The risk associated with the use of Onyx in treatment of TSDAVFs is excessive venous passage 34. The risk in these sinus-type DAVFs was migration of Onyx from the sinus to the arterialized draining veins, which may cause distal venous occlusion and consequent venous infarction or hemorrhage. In the present cases, Onyx migrated into the right cardiac ventricle via the internal jugular vein. Arterial embolization can also be safe and effective to reduce the shunted blood flow and to facilitate subsequent transvenous embolization or surgery. Spontaneous regression of TSDAVFs is relatively rare (maximum 5% of patients) and usually occurs following a hemorrhage as in our patient35.
Reflux through the sinus
In our series, we treated ten patients with sinus reflux (Cognard type II). Transarterial embolization alone was indicated in seven patients and in three patients as adjunctive therapy for transvenous coil embolization. The occlusion rate was 60%; 40% of these patients were clinically cured and another 60% showed symptom relief.

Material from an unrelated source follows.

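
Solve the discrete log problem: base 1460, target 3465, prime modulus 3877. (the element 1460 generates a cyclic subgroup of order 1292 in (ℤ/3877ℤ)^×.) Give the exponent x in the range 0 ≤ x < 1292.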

Reflux straight into a cortical vein
We treated six patients with dangerous venous drainage (Cognard type III and IV), which were not accessible by a transvenous approach. The occlusion rate was 50%(3/6).
Conclusions
Arterial Onyx embolization is now frequently used as the first treatment for TSDAVFs, and complere cure is possible. Onyx arterial embolization may be performed as an alternative to retrograde venous catheterization. A combination of arterial, venous and surgery as well as radiosurgery, if necessary, is then indicated to prevent intracranial hemorrhage.